HOME > How to use it

Open in browser

By simply adding the --browser argument, chkbugreport will try to open the result in the default browser. You can make this the default behaviour by adding openBrowser=true to ~/.chkbugreport (create the file if needed)

File formats

ChkBugReport tries to be as flexible as possible regarding the file format:

  • It should support any line endings (even crazy ones like 0x0d 0x0d)
  • It should handle gzipped bugreports
  • It should handle zipped bugreports (it will scan the zip for the first file which looks like a bugreport)

Android version

Please note that the format of the bugreport changes with each android version, so some version might not be supported completely. Also the contents (i.e. which data is saved) varies from phone to phone, so some information might be missing.

Tables

Some of the tables support sorting: if there is such a hint before the table, you can click on the columns to sort the data alphabetically. You can hold down Shift to sort on multiple columns.

Some other tables might support reordering (there will be a hint/note regarding this before the table), in which case you can drag rows and move them up or down.

The data of some tables are exported as CSV (comma separated values) files as well, in which case you can open them up in excel or open office and do your own statistics/filtering/sorting/etc.

If ChkBugReport can find the sqlite jdbc driver in the classpath (for example sqlitejdbc-v056.jar), then the data of some tables (and some other data as well, like stacktraces) will be imported into a newly created SQLite database as well.

Analyzing logs

You don't need to have a full bugreport to use this tool. You could download a logger application from the market, which will continuously save the system/main/event logs on the sdcard. This way you can get usage data from several hours.

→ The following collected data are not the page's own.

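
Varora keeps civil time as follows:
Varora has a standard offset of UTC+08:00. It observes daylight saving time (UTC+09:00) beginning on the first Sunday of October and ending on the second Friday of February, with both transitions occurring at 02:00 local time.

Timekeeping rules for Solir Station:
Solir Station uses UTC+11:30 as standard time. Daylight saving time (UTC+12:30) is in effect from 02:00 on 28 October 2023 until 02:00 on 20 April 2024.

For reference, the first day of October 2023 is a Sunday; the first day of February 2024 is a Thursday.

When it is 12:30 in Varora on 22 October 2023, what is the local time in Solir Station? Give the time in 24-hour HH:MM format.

15:00

1 October 2023 is a Sunday, so the first Sunday is October 1.
1 February 2024 is a Thursday, so the first Friday is February 2 and the second is February 9.
Daylight saving runs 1 October 2023 – 9 February 2024; 22 October 2023 is inside that window, so Varora is at UTC+09:00.
12:30 Varora − 9h = 03:30 UTC.
At the standard offset (UTC+11:30), 03:30 UTC + 11h30m = 15:00 Solir Station standard time.
Daylight saving runs 28 October 2023 – 20 April 2024; the standard-time date in Solir Station, 22 October 2023, is outside that window, so Solir Station is on standard time at UTC+11:30.
03:30 UTC + 11h30m = 15:00 Solir Station.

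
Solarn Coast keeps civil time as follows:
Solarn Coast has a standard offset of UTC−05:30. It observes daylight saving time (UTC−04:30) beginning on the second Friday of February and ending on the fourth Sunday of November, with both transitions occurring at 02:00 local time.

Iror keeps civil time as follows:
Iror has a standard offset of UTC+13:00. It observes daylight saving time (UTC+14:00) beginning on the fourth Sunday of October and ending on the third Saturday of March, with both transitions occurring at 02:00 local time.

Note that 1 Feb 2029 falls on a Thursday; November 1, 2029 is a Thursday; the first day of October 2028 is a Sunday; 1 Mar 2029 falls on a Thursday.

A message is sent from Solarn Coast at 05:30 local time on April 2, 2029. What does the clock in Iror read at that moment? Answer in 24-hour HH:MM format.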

When you want to process the logs, extract them from the sdcard and execute:

$ chkbugreport dummy --no-limit -sl:systemlog.txt -el:eventlog.txt

  • The dummy argument is used only to generate an output filename
  • The --no-limit tells chkbugreport to not trunkate the log files. By default chkbugreport trunkates log files bigger then 1MB, in order to avoid generating too huge reports (or running out of memory). Sometimes this is what you want as well, if the crash/exception is at the end of the log. However in this case we want to process the whole log file.
  • The -sl:file argument will load the system/main log. If you have the main log in a separate file, you can load it with -ml:file
  • The -el:file argument will load the event log

Of course the generated report will be much more limited, since a lot of information is missing (for example the name of processes), so chkbugreport tries to guess what it can. But even only from the logs many information can be extracted, for example the battery usage.